There is no direct correlation. I expect to pad out most kayaks to varying amounts. The other issue is the volume (more important issue to me) and how it paddles in conditions. I believe the volume of the elaho (the older DS model) is actually slightly less than the Chatham16.

Another example is that my 14' plastic Mystic actually has more cockpit size than my Montauk but the latter is definitely a higher volume boat (more than I need for day trips).


Cargo space.
“Don’t worry about cargo space. If she’s used to packing like a backpacker, almost any boat will handle gear for a couple of nights.”

Funny, that’s what Michelle told me. She said, “I’m a backpacker. I don’t need that much space.” I said, “Yeah, I could carry the tent.” She said, “I’ve gone with just a sleeping bag and a small tarp.”

Thanks for all the replies so far.
Thanks for suggestions so far and for sharing experiences with various models. That’s right, we’ll go with something in stock. But I think it still helps to have a list of potential models. I can do some research ahead of looking for the boat in a shop, and might expand our shopping radius if a particular boat interests us. Alder Creek has a pretty good selection I believe. I’ll also look in the classified adds on this site for used boats.

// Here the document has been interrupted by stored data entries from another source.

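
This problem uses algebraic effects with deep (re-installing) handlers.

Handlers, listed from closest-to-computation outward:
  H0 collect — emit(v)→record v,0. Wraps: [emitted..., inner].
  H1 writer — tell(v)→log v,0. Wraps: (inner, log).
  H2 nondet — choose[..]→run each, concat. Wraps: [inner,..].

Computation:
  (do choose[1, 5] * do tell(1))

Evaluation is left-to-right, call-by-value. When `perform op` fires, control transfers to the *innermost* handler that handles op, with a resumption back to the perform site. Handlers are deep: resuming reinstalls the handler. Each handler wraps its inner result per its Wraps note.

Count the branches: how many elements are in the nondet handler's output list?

Evaluation trace:
choose[1, 5] @ H2
  branch[0] choose=1:
    tell(1) @ H1 ⇒ log+=1
    H0 returns [0]
    H1 returns ([0], (1))
    H2 returns [([0], (1))]
  branch[1] choose=5:
    tell(1) @ H1 ⇒ log+=1
    H0 returns [0]
    H1 returns ([0], (1))
    H2 returns [([0], (1))]
= [([0], (1)), ([0], (1))]

Answer: 2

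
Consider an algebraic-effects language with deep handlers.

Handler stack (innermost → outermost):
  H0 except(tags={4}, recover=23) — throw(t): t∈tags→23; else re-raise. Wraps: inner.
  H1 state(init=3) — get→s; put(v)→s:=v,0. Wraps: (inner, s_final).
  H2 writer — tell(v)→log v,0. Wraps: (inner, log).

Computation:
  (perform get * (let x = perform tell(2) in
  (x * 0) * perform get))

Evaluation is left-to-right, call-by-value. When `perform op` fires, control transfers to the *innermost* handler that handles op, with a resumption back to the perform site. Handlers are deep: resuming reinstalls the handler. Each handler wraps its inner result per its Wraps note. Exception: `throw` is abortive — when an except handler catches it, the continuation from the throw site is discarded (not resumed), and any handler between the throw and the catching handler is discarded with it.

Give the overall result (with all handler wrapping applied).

Answer: ((0, 3), (2))

Step-by-step:
get @ H1 ⇒ 3
tell(2) @ H2 ⇒ log+=2
get @ H1 ⇒ 3
H0 returns 0
H1 returns (0, 3)
H2 returns ((0, 3), (2))
= ((0, 3), (2))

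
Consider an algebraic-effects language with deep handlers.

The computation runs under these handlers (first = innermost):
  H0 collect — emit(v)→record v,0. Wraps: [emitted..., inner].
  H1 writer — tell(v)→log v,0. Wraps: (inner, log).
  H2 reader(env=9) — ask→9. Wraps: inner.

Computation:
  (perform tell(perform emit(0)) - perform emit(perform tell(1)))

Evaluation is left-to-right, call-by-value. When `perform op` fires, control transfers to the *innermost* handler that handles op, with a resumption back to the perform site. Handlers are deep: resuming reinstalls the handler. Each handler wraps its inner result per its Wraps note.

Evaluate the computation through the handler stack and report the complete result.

Working:
emit(0) @ H0 ⇒ out+=0
tell(0) @ H1 ⇒ log+=0
tell(1) @ H1 ⇒ log+=1
emit(0) @ H0 ⇒ out+=0
H0 returns [0, 0, 0]
H1 returns ([0, 0, 0], (0, 1))
H2 returns ([0, 0, 0], (0, 1))
= ([0, 0, 0], (0, 1))

Answer: ([0, 0, 0], (0, 1))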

We’ll definitely get good comfortable and functional PFDs. I’m going with a greenland paddle. Michelle likes that idea too. Hopefully she’ll get to try one Sunday.

Thanks again,

Paul S.

Tempest 165 will definitely fit her
I’m 5’2" and under 110 lbs and love this boat. I added 1/2" minicell foam under the seat cover to get the height I wanted (tried it stock first and liked it, then liked it much better with the “less stable” higher seat).

I’ve paddled it with two weeks of camping gear packed in (yes, you have to think like a backpacker). The kayak handles well both with and without the extra weight.

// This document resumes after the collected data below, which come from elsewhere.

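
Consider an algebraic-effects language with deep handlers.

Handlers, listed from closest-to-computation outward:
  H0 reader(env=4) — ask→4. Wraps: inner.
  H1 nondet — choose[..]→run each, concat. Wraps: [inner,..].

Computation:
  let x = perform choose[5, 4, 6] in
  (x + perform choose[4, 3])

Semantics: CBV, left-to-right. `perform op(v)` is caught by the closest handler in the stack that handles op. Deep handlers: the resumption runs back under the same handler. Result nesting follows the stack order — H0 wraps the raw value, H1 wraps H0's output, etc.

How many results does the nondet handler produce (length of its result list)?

Step-by-step:
choose[5, 4, 6] @ H1
  branch[0] choose=5:
    choose[4, 3] @ H1
      branch[0] choose=4:
        H0 returns 9
        H1 returns [9]
      branch[1] choose=3:
        H0 returns 8
        H1 returns [8]
  branch[1] choose=4:
    choose[4, 3] @ H1
      branch[0] choose=4:
        H0 returns 8
        H1 returns [8]
      branch[1] choose=3:
        H0 returns 7
        H1 returns [7]
  branch[2] choose=6:
    choose[4, 3] @ H1
      branch[0] choose=4:
        H0 returns 10
        H1 returns [10]
      branch[1] choose=3:
        H0 returns 9
        H1 returns [9]
= [9, 8, 8, 7, 10, 9]

Answer: 6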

It is easy to roll, easy to paddle in wind, easy to maneuver, has decent speed…just a really nice kayak.

If you go to Alder Creek, surely they can scrounge up a T165 for her to use. I believe that is flatpick’s former shop.


– Last Updated: Jun-28-06 3:11 PM EST –

I had a necky elaho and loved it, although then I tried a BBK valkyrie and loved it even more. The valkyrie is a lot easier to roll, although I changed to a greenland paddle at the same time, so it might be the paddle, not the boat, that made much of the difference.

You might look at used fiberglass or kevlar boats--they won't cost much more than new plastic boats, and then she can keep it all her life. Plastic boats do have their great virtues, such as dragability (it sure is nice to just drag your boat to the put-in).

And I completely agree with the others on storage space being a minor consideration. Multi-day tours are a tiny part of most people's kayaking experiences, and backpackers have no trouble fitting gear into tiny boats. And if you want to go on a really gear-intensive expedition, rent a boat for that rare occassion, and buy a light, fun boat you'll use all the time for your own boat.


A 16 foot boat will be fine for multiday touring (that’s what I use). She should also be able to pack a dry bag inside the cockit at the front bulkhead (that’s what I do).

I think people overestimate the speed issue. I doubt that one would see a real big difference in speed between similar 16 feet and 18 boats. A 16 (about) foot boat is going to be more appropriate for her weight. You may have trouble keeping up with her in any boat.

One can trim the fit with foam but she probably doesn’t want a boat that is too tall in the front and at the rear. She’s a little on the light and short side for what most boats are designed for.

Defininely try a Valley Avocet: it has good speed and it is playful. And it should fit her pretty well.

She won’t have any problem rolling a 22 inch boat and you won’t really find any boats that are narrower (in plastic). 21-22 is pretty standard (but I’d try not going any wider).